The memoir then goes back to her childhood in southern California and her relationship with her academic parents (good) and her (undiagnosed schizophrenic) brother (bad). She then goes on to trace her interest in music, in critiquing broader cultural trends of the 60s and 70s, her moving to New York, her meeting Thurston Moore and forming the band. The last half of the book is focused on the various time periods with the band, side projects, relationships with other people in music, and then her role as a mother and the break up of her marriage.
This was also an audiobook, which Gordon reads — and is the second book she’s read that I’ve listened to, as she read a Jo Nesbo novel not long after this.
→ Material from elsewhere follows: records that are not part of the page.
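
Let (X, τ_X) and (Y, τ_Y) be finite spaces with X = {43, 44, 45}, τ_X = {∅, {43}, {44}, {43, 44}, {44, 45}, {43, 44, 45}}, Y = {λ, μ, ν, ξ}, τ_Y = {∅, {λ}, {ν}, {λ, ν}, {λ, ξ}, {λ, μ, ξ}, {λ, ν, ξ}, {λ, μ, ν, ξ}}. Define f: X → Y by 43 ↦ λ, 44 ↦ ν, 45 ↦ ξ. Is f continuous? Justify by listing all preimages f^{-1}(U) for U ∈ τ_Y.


f is NOT continuous.

Compute f^{-1}(U) for each U ∈ τ_Y:
  U = ∅: f^{-1}(U) = ∅ ∈ τ_X ✓.
  U = {λ}: f^{-1}(U) = {43} ∈ τ_X ✓.
  U = {ν}: f^{-1}(U) = {44} ∈ τ_X ✓.
  U = {λ, ν}: f^{-1}(U) = {43, 44} ∈ τ_X ✓.
  U = {λ, ξ}: f^{-1}(U) = {43, 45} ∉ τ_X ✗.
  U = {λ, μ, ξ}: f^{-1}(U) = {43, 45} ∉ τ_X ✗.
  U = {λ, ν, ξ}: f^{-1}(U) = {43, 44, 45} ∈ τ_X ✓.
  U = {λ, μ, ν, ξ}: f^{-1}(U) = {43, 44, 45} ∈ τ_X ✓.
Found U = {λ, ξ} with f^{-1}(U) = {43, 45} not in τ_X. Therefore f is NOT continuous.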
The memoir’s strength, I think rely, on your familiarity and interest with the time period she’s narrating. The writing is good and the reading is good, but the issue here is the issue with a lot of memoirs written by celebrities and musicians: there’s no critical eye as to what to include and what not to include. This is a “tell all” in the sense that she covers the whole scope of her life and career and not a great memoir in the sense of selection and curation of a part of a life. That doesn’t make it bad, only limited.